Lorsqu’on n’avait pas le temps de préparer le dîner, ce qui arrivait souvent, on nous donnait un gros morceau de pâté froid ou une épaisse tartine de pain et de fromage ; nous emportions alors notre repas dans les bois, où nous choisissions l’endroit qui nous plaisait le mieux, et nous dînions somptueusement sur l’herbe.

Ma place favorite était une pierre large et unie qui dominait le ruisseau ; on ne pouvait y arriver qu’en traversant l’eau, trajet que je faisais toujours nu-pieds. Cette pierre était juste assez large pour qu’on pût commodément s’y asseoir à deux ; je m’y rendais avec une autre enfant.

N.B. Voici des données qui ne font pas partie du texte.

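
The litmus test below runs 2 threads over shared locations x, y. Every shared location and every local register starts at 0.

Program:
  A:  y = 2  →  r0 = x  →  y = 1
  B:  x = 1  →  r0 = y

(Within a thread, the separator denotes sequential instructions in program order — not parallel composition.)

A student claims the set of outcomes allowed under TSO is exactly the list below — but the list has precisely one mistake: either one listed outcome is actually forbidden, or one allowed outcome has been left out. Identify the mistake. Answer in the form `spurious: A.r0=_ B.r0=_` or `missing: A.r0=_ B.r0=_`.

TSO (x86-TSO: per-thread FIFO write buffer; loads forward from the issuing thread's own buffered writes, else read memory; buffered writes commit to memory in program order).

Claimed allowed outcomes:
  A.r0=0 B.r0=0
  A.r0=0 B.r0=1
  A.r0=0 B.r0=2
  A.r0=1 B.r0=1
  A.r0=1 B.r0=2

outcome vector order: (A.r0,B.r0)
TSO (6): 0/0, 0/1, 0/2, 1/0, 1/1, 1/2
TSO∖claimed = {1/0}

missing: A.r0=1 B.r0=0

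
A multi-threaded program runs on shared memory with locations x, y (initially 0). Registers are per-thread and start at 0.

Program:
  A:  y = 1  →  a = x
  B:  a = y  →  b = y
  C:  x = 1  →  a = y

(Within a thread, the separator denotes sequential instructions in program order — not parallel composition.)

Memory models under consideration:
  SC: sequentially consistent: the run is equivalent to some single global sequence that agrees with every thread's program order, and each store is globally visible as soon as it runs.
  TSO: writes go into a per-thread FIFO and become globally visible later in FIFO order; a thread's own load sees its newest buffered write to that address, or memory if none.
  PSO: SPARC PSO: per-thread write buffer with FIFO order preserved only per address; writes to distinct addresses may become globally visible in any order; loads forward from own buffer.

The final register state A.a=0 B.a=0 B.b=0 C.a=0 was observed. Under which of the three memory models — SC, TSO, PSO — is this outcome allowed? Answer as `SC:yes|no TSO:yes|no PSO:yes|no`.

outcome vector order: (A.a,B.a,B.b,C.a)
[SC] allowed = {<0 0 0 1>, <0 0 1 1>, <0 1 1 1>, <1 0 0 0>, <1 0 0 1>, <1 0 1 0>, <1 0 1 1>, <1 1 1 0>, <1 1 1 1>}
[TSO] allowed = {<0 0 0 0>, <0 0 0 1>, <0 0 1 0>, <0 0 1 1>, <0 1 1 0>, <0 1 1 1>, <1 0 0 0>, <1 0 0 1>, <1 0 1 0>, <1 0 1 1>, <1 1 1 0>, <1 1 1 1>}
[PSO] allowed = {<0 0 0 0>, <0 0 0 1>, <0 0 1 0>, <0 0 1 1>, <0 1 1 0>, <0 1 1 1>, <1 0 0 0>, <1 0 0 1>, <1 0 1 0>, <1 0 1 1>, <1 1 1 0>, <1 1 1 1>}
target <0 0 0 0> ∈ {TSO,PSO}

SC:no TSO:yes PSO:yes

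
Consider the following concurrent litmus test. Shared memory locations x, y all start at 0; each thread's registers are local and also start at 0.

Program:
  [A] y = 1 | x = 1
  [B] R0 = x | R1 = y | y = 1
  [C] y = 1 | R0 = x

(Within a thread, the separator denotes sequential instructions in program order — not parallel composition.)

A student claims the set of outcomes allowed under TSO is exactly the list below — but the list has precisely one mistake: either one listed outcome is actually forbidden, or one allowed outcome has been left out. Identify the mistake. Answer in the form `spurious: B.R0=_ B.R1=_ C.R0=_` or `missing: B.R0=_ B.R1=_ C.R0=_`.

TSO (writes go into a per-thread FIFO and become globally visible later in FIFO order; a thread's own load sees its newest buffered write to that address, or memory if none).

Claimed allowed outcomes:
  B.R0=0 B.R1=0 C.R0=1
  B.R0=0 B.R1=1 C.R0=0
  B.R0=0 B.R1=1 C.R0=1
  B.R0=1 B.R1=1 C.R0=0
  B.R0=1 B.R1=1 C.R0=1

missing: B.R0=0 B.R1=0 C.R0=0

outcome vector order: (B.R0,B.R1,C.R0)
[TSO] allowed = {<0 0 0>, <0 0 1>, <0 1 0>, <0 1 1>, <1 1 0>, <1 1 1>}
TSO∖claimed = {<0 0 0>}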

À cette époque, ma compagne favorite était Marianne Wilson, petite personne fine et observatrice, dont la compagnie me plaisait, tant à cause de son esprit et de son originalité, qu’à cause de ses manières qui me mettaient à l’aise. Plus âgée que moi de quelques années, elle connaissait mieux le monde, et pouvait me raconter les choses que j’aimais à entendre.